There has never actually been a worse time for more fixtures, and yet Fifa and Uefa seem to see it as an opportune moment. This is all as pressing entirely shapes how the game is played, with many regularly covering more than 10km a game. Some analysts estimate Newcastle winger Anthony Gordon sprints 500m per match. It is little wonder the game is starting to snap, mostly in the form of players’ hamstrings. You only have to look at the news of the last few weeks, as Kai Havertz, Gabriel Martinelli and Nicolas Jackson joined players like Joe Gomez and Micky van de Ven in succumbing. Muscle injuries like hamstrings are seen as klaxon for fatigue, and problems that should have been preventable.
Something had to give, and it’s a sad inevitability it was always going to be players’ bodies. The game’s authorities, after all, were never going to budge. In this writer’s book, ‘States of Play’, former Fifa Council member Moya Dodd describes the international football calendar as “a wealth allocation mechanism upon which the game hinges”. It is how football’s single natural resource of players is allocated, which is how money is spread.

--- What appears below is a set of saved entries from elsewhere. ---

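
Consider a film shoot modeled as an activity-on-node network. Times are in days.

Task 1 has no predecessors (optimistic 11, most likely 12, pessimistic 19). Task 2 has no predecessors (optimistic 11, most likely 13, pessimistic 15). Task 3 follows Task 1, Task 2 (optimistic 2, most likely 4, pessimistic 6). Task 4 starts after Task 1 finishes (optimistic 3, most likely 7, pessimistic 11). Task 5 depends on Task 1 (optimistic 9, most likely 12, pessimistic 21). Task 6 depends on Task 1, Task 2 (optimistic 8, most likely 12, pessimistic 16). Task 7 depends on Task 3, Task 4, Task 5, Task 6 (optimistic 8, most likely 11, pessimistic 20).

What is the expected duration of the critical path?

38 days

te_Task 1 = (11 + 4·12 + 19)/6 = 78/6 = 13
te_Task 2 = (11 + 4·13 + 15)/6 = 78/6 = 13
te_Task 3 = (2 + 4·4 + 6)/6 = 24/6 = 4
te_Task 4 = (3 + 4·7 + 11)/6 = 42/6 = 7
te_Task 5 = (9 + 4·12 + 21)/6 = 78/6 = 13
te_Task 6 = (8 + 4·12 + 16)/6 = 72/6 = 12
te_Task 7 = (8 + 4·11 + 20)/6 = 72/6 = 12

Forward pass:
ES_Task 1 = 0; EF_Task 1 = 13
ES_Task 2 = 0; EF_Task 2 = 13
ES_Task 3 = max(EF_Task 1=13, EF_Task 2=13) = 13; EF_Task 3 = 13+4 = 17
ES_Task 4 = 13; EF_Task 4 = 13+7 = 20
ES_Task 5 = 13; EF_Task 5 = 13+13 = 26
ES_Task 6 = max(EF_Task 1=13, EF_Task 2=13) = 13; EF_Task 6 = 13+12 = 25
ES_Task 7 = max(EF_Task 3=17, EF_Task 4=20, EF_Task 5=26, EF_Task 6=25) = 26; EF_Task 7 = 26+12 = 38
Expected project duration μ = 38 days. Critical path: Task 1 → Task 5 → Task 7.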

Control of the calendar means control of the game. That’s all the more pronounced when prize money translates into returned votes for football’s presidents.
This is viewed as one reason why Gianni Infantino has so personally anchored his legacy to an expanded Club World Cup, and feeds into why Aleksander Ceferin acquiesced on the expanded Champions League. And this all before the expanded World Cup for 2026. You’ll note the repetition of the same word there. Fifa should notionally be the ultimate independent regulator in this but they have become invested parties, competing for time, space, revenue and players. Tension is already building about the Premier League’s refusal to grant City or Chelsea delayed starts to the 2025-26 season over their participation in the Club World Cup.
The Premier League doesn’t see why it should bend when this has been imposed upon them, and it is mostly a money maker with no obligation to play. When people in Fifa are asked about this, a stock response is about the Premier League’s own summer series in the US. Pre-season friendlies obviously aren’t the same as a fill tournament, though. Some even believe the tension ties into Fifa wanting the all-powerful Premier League to reduce to 18 clubs. There will never be sufficient votes for that, though.